Я глубоко вздохнула и толкнула дверцу.
Зрелище, открывшееся нам, свидетельствовало о поспешном паническом бегстве. На полу остались осколки разбитой мензурки. Давным-давно остывший алхимический очаг успел покрыться пылью.
На меня вдруг волной нахлынули воспоминания. Вот я открываю эту дверь тридцать лет назад, братаюсь в этих стенах с самыми отважными и досточтимыми умами своего времени. Приобщением к этому братству я обязана отцу, стоящему сейчас рядом со мной. Это он когда-то не побоялся передать дочери ключи к познанию всего мира. Ничего не было бы и без моего сына. Жить подле него стало для меня необходимостью. Материнская любовь и привела меня в этот город, в этот дом, в эту лабораторию. Память уносила меня все дальше, к той ночи в Винчи, когда мы с папенькой — я в исступлении утраченной любви, а он из страха потерять меня — не уследили за алхимическим огнем и дали ему угаснуть. Я будто наяву увидела и Веспасиано Бистиччи, во всеуслышание вычитывающего из манускрипта тысячелетней древности магические тайны, и Фичино с Ландино и Пульчи, обсуждающих свойства ртути. Загорелый Лоренцо в свободной белой сорочке, непринужденно развалясь на стуле и раздвинув колени, сидел передо мной, словно живой, и простирал ко мне руки, приглашая в свои объятия. Ту его улыбку мне никогда не забыть.

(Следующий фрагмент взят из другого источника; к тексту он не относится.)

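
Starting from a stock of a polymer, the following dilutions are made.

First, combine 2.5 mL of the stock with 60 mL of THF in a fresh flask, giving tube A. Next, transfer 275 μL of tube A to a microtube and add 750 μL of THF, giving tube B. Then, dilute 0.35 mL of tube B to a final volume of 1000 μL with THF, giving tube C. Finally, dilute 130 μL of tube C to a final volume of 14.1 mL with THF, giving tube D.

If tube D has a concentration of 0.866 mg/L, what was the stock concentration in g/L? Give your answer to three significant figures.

25.0 g/L

Step 1: 2.5 mL + 60 mL = 62.5 mL total → factor 62.5/2.5 = 25
Step 2: 275 μL + 750 μL = 1025 μL total → factor 1025/275 = 3.7273
Step 3: 0.35 mL brought to 1000 μL → factor 1/0.35 = 2.8571
Step 4: 130 μL brought to 14.1 mL → factor 14100/130 = 108.46
Overall dilution factor = 25 × 3.7273 × 2.8571 × 108.46 = 28876
Stock = 0.866 mg/L × 28876 = 2.501 × 10^4 mg/L = 25.0 g/L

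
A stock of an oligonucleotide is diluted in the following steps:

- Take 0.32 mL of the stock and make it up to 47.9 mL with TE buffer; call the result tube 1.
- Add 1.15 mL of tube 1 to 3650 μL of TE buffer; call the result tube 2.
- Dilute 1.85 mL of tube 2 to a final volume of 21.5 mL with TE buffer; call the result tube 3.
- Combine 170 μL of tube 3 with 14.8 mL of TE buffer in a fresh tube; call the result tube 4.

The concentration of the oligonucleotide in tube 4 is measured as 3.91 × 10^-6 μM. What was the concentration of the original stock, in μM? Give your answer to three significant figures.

Step 1: 0.32 mL brought to 47.9 mL → factor 47.9/0.32 = 149.69
Step 2: 1.15 mL + 3650 μL = 4.8 mL total → factor 4.8/1.15 = 4.1739
Step 3: 1.85 mL brought to 21.5 mL → factor 21.5/1.85 = 11.622
Step 4: 170 μL + 14.8 mL = 14970 μL total → factor 14970/170 = 88.059
Overall dilution factor = 149.69 × 4.1739 × 11.622 × 88.059 = 6.3939 × 10^5
Stock = 3.91 × 10^-6 μM × 6.3939 × 10^5 = 2.50 μM

2.50 μM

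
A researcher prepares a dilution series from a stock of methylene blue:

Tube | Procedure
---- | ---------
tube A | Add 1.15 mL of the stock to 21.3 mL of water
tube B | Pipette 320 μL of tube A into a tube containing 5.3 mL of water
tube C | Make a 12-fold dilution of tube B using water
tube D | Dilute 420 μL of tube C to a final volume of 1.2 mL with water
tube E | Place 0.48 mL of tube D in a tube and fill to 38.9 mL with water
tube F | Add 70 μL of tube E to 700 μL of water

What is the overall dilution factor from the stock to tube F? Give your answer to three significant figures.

Step 1: 1.15 mL + 21.3 mL = 22.45 mL total → factor 22.45/1.15 = 19.522
Step 2: 320 μL + 5.3 mL = 5620 μL total → factor 5620/320 = 17.562
Step 3: 12-fold → factor 12
Step 4: 420 μL brought to 1.2 mL → factor 1200/420 = 2.8571
Step 5: 0.48 mL brought to 38.9 mL → factor 38.9/0.48 = 81.042
Step 6: 70 μL + 700 μL = 770 μL total → factor 770/70 = 11
Overall dilution factor = 19.522 × 17.562 × 12 × 2.8571 × 81.042 × 11 = 1.0479 × 10^7

1.05 × 10^7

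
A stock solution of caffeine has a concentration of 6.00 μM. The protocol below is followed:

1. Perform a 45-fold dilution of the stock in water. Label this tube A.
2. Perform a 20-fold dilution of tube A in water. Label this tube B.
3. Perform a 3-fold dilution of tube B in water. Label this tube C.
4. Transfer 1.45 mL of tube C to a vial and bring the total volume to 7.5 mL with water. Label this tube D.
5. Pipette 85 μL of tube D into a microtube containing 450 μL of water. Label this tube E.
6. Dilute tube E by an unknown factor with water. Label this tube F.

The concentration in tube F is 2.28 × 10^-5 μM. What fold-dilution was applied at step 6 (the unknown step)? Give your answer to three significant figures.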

— Помогите-ка мне, — донесся до меня голос Леонардо.
Он успел принести снизу несколько трухлявых досок и теперь велел нам с папенькой расщепить их, а сам начал складывать обломки в очаг. Затем он вынул из сумки альбом, вырвал оттуда несколько листков и, смяв, подложил под кучку щепок. Угадав цель наших стараний, я с бьющимся сердцем взглянула на папеньку — его глаза возбужденно горели. Сгрудившись вокруг атенора, мы, прежде чем Леонардо чиркнул огнивом, прошептали каждый свою молитву:
— За великих наставников…
— За бессмертие разума…
— За любовь в сердце…
Затаив дыхание, я следила, как язычок пламени, поднесенный к бумаге, понемногу стал разгораться, отсвечивая синевой, и наконец весело вспыхнул светло-желтым, перескочив на сухие поленья. Неожиданно нас обдало жаром, согревшим нам лица и грудь.
Папенька положил руку мне на плечо, притянул к себе, а другой обнял Леонардо. Он снова окреп и стал бодрым, как прежде, после возвращения с Востока. Он молодел прямо на глазах, слушая, как шипят и щелкают дрова в камине.